Back to the original subject, I totally understand that the "Antichrist"s could potentially breed more rapists (by "potentially" I mean like 1% of the population who are already prone to bouts of violence) because not everyone uses critical thinking when going to the movies and if Lars Von Trier tells you that the psychotic female next door needs to be subdued and everyone in the theatre agrees you may as well just go for it. Is that right? Am I over-dramatizing?

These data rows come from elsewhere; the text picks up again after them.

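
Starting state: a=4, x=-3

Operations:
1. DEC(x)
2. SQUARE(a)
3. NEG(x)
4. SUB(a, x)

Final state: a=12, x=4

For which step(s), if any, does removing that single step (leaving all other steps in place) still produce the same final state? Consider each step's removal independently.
None - removing any single step changes the final result

Testing removal of each single step:
Without step 1: final = a=13, x=3 (different)
Without step 2: final = a=0, x=4 (different)
Without step 3: final = a=20, x=-4 (different)
Without step 4: final = a=16, x=4 (different)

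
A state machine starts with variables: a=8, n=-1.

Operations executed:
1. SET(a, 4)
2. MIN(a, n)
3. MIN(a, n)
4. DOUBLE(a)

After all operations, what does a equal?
a = -2

Tracing execution:
Step 1: SET(a, 4) → a = 4
Step 2: MIN(a, n) → a = -1
Step 3: MIN(a, n) → a = -1
Step 4: DOUBLE(a) → a = -2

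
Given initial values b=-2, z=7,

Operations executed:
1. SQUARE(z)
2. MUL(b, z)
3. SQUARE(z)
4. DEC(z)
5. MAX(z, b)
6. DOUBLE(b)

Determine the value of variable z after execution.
z = 2400

Tracing execution:
Step 1: SQUARE(z) → z = 49
Step 2: MUL(b, z) → z = 49
Step 3: SQUARE(z) → z = 2401
Step 4: DEC(z) → z = 2400
Step 5: MAX(z, b) → z = 2400
Step 6: DOUBLE(b) → z = 2400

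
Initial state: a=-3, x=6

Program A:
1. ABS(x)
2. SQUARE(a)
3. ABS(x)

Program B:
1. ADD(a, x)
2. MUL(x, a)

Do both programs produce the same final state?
No

Program A final state: a=9, x=6
Program B final state: a=3, x=18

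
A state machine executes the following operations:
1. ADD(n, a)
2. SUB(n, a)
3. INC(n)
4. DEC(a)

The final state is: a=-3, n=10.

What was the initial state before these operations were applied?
a=-2, n=9

Working backwards:
Final state: a=-3, n=10
Before step 4 (DEC(a)): a=-2, n=10
Before step 3 (INC(n)): a=-2, n=9
Before step 2 (SUB(n, a)): a=-2, n=7
Before step 1 (ADD(n, a)): a=-2, n=9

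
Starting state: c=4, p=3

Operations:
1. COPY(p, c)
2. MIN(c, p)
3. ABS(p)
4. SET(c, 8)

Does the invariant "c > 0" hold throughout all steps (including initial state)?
Yes

The invariant holds at every step.

State at each step:
Initial: c=4, p=3
After step 1: c=4, p=4
After step 2: c=4, p=4
After step 3: c=4, p=4
After step 4: c=8, p=4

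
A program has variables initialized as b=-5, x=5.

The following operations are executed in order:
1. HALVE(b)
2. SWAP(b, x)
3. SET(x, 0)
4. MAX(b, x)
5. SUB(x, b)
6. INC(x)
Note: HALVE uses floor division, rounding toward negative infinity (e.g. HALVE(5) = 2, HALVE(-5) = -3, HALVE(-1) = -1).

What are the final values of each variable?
{b: 5, x: -4}

Step-by-step execution:
Initial: b=-5, x=5
After step 1 (HALVE(b)): b=-3, x=5
After step 2 (SWAP(b, x)): b=5, x=-3
After step 3 (SET(x, 0)): b=5, x=0
After step 4 (MAX(b, x)): b=5, x=0
After step 5 (SUB(x, b)): b=5, x=-5
After step 6 (INC(x)): b=5, x=-4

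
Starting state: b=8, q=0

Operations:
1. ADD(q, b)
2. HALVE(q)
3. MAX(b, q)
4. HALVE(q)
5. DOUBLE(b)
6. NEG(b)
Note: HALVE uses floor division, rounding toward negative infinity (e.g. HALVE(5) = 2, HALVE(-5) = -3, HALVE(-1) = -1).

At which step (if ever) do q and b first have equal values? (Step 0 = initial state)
Step 1

q and b first become equal after step 1.

Comparing values at each step:
Initial: q=0, b=8
After step 1: q=8, b=8 ← equal!
After step 2: q=4, b=8
After step 3: q=4, b=8
After step 4: q=2, b=8
After step 5: q=2, b=16
After step 6: q=2, b=-16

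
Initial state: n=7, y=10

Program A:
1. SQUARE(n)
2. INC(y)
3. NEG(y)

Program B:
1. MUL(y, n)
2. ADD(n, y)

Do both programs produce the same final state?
No

Program A final state: n=49, y=-11
Program B final state: n=77, y=70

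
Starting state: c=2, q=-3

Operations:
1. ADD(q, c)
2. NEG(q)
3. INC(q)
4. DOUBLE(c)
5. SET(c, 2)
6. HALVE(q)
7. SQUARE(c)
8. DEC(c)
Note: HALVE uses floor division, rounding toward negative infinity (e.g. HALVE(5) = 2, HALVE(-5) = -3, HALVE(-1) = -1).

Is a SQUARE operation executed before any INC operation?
No

First SQUARE: step 7
First INC: step 3
Since 7 > 3, INC comes first.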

I'm reading a book right now in which the character defends and encourages sex tourism and child prostitution, probably ironically. At least I think so? In fact, at this moment in my book, they are constructing an entire new line of retreat centres that economically rely solely on 3rd world sex tourism. He gives some reasons - I can elaborate upon request. His descriptions of sex with young SE Asian prostitutes are seductive and exotic and make you feel fuzzy inside, like it's the right thing to do. Holy shit! You forget that in reality it's actually a really screwed up situation. I don't want to say anything yet because I'm only 50 pages away from the end, but it's hard for me to separate the writer from his creation and the whole thing is deeply disturbing for me, because as much as I hate the character, I still feel a perverse, weird compassion and sympathy towards him.

2 comments:

Anonymous said...

i think anyone who calls Antichrist misogynistic is oversimplifying things. i agree with you on polanski.

the books that are dangerous for me to read... ones where children are abused physically and sexually.. i once identified with a protagonist so much that as she was sitting a the tub- i stopped and poured my own bath and rejoined her and thought about bleeding out with her just a bit. eeek. oh dramatic painful hormonal teenage years.


the sex tourism one sounds interesting and potentially angering. im curious.. what is it called?

benivulka said...

The book is "Platform" by Michel Houellebecq. It's pretty good, albeit depressing.

But where do these feelings of compassion/identification come from? It's kind of disturbing, right?

I don't know how I feel about him, that's why I am going to read all his books and then make up my mind.